Он схватил её за плечи, пытаясь оттолкнуть, но она вцепилась в его рубашку. Началась короткая, уродливая борьба. Он не бил её, он просто пытался её удержать, оттащить, а она, не обращая на него внимания, тянулась к чёрному лакированному бланку. Её целью был не он. Её целью было то, что он так отчаянно защищал.
— Пусти! — прошипела она, пытаясь вырваться. — Я ещё до лодки в гараже не добралась!
Слово «лодка» подействовало на него как удар тока. Паника исказила его черты. Он понял, что она не шутит. Он силой развернул её и, вцепившись в руки мёртвой хваткой, потащил от дивана, от заветной двери, ведущей в коридор и дальше, к выходу из дома, к гаражу. Он прижал её к стене в другом конце комнаты, тяжело дыша ей в лицо.
— Ты не пойдёшь в гараж. Ты поняла меня? Не пойдёшь.
Он держал её так несколько минут, пока не почувствовал, что она перестала сопротивляться и её тело обмякло. Он медленно разжал пальцы. Она сползла по стене и осталась сидеть на полу, отвернувшись к стене. Андрей, тяжело дыша, посмотрел на погром в комнате. На полу валялись сломанные удилища, рассыпанные приманки. На диване, целый и невредимый, лежал его бог — новый спиннинг. Он победил.
Утром он проснулся на диване. Ольга спала в их спальне. Он тихо собрал уцелевшие снасти и свой рюкзак. Перед выходом он заглянул в комнату. Она не спала. Она лежала с открытыми глазами и смотрела в потолок. Он постоял мгновение, хотел что-то сказать, но не нашёл слов. Внизу уже нетерпеливо сигналила машина его друга. Он махнул рукой и вышел. Он решил, что к его возвращению в воскресенье вечером она остынет. Всё забудется. Главное — лодка цела, и рыбалка состоится.
Тишина, наступившая после того, как затих рокот мотора увозящей его машины, была не пустой, а наполненной. Она была плотной, как вода, и Ольга погрузилась в неё, ощущая не горе или обиду, а странное, холодное облегчение. Словно многолетняя, ноющая боль наконец утихла, и на её месте образовалась ясная, звенящая пустота, которую нужно было чем-то заполнить. Она не стала убирать погром в гостиной. Обломки удилищ и рассыпанные приманки были теперь не символом её гнева, а просто мусором, который ждал своего часа. Она прошла на кухню, налила себе стакан воды и спокойно, методично начала действовать.

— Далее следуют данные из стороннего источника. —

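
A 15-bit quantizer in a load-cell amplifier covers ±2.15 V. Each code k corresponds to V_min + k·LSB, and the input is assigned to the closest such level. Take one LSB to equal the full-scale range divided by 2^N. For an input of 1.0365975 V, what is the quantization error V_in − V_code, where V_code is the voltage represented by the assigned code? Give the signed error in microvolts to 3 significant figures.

+46.6 µV

Full-scale range = 2.15 V − (-2.15 V) = 4.3 V. LSB = 4.3 V / 2^15 ≈ 131.2 µV.
Position in LSBs: (1.0365975 − (-2.15)) × 32768/4.3 = 24283.3551; rounding gives k = 24283.
V_code = -2.15 + (24283/32768) × 4.3 = 1.0365509033 V.
V_in − V_code = 1.0365975 − (1.0365509033) = +46.6 µV.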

Первым делом был звонок в службу вскрытия и замены замков. Мастер, немолодой мужчина с усталыми глазами, приехал через сорок минут. Он работал молча и деловито, не задавая лишних вопросов. Металлический визг сверла, вгрызающегося в сердцевину старого замка, был единственной музыкой в этом доме, и эта музыка была прекрасна. Она звучала как окончательный приговор прошлой жизни. Когда мастер вручил ей новый комплект ключей, блестящих и чужих, она почувствовала себя хозяйкой не просто квартиры, а своей собственной судьбы.
Затем началась самая главная часть. Она не суетилась. Её движения были выверенными и спокойными, как у хирурга во время сложной операции. Сначала она собрала с пола весь рыболовный мусор. Потом взяла его сокровище — уцелевший спиннинг с дивана. Она несла его аккуратно, двумя руками, словно это была не палка из углепластика, а хрустальная ваза. Открыв дверь в гараж, пристроенный к дому, она шагнула в его святилище. В центре, занимая почти всё пространство, стояла она — новая, блестящая ПВХ-лодка на прицепе. Запах резины и клея смешивался с запахом бензина и старого масла. Ольга аккуратно прислонила спиннинг к борту лодки. Затем вернулась в дом.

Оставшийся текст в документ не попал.